Smooth passing and dribbling techniques are two core skills all players should know how to do. Players should also know how to tackle the opponent when the ball is in their possession. The NFHS rules book defines tackling as a technique executed by a player in an attempt to gain possession or cause the opponent to lose possession of the ball. To properly execute a tackle, the player must be in the proper position to avoid a foul. The player shall not use the stick dangerously, nor deliberately make body or stick contact to gain any advantage when tackling. Remember that a player can’t hit, hook or hold an opponent’s stick with the stick. There should be clear intent to play the ball by the tackling player and the timing of the movement must be exact.

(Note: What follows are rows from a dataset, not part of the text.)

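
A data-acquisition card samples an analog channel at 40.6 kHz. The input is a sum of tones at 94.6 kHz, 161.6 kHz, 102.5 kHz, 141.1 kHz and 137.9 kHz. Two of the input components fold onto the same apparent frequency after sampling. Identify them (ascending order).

102.5 kHz, 141.1 kHz

fs/2 = 20.3 kHz.
94.6 kHz mod fs = 13.4 kHz.
13.4 kHz ≤ fs/2 = 20.3 kHz, appears at 13.4 kHz.
161.6 kHz mod fs = 39.8 kHz.
39.8 kHz > fs/2 = 20.3 kHz, folds to fs − 39.8 kHz = 0.8 kHz.
102.5 kHz mod fs = 21.3 kHz.
21.3 kHz > fs/2 = 20.3 kHz, folds to fs − 21.3 kHz = 19.3 kHz.
141.1 kHz mod fs = 19.3 kHz.
19.3 kHz ≤ fs/2 = 20.3 kHz, appears at 19.3 kHz.
137.9 kHz mod fs = 16.1 kHz.
16.1 kHz ≤ fs/2 = 20.3 kHz, appears at 16.1 kHz.
102.5 kHz and 141.1 kHz both map to 19.3 kHz.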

The opponent (and attack players inside the attacking 25) shall be 5 yards from the selfstart/ free hit. If an opponent is within 5 yards of the ball, a player may shadow the opponent but must not interfere with the taking of the free hit/self–start and must not play nor attempt to play the ball. The NFHS rules book defines shadowing as the act of being within playing distance of an opponent and following the player’s movement on the field without impeding progress. If this player is not playing the ball, attempting to play the ball or influencing play, the player has not violated the 5-yard rule. If the player does impede progress or influence play, a warning shall be issued and another free hit may be awarded. For repetitive violations by a player, the official should use the proper card progression. Be aware that the player taking the self-pass does not have to delay the start.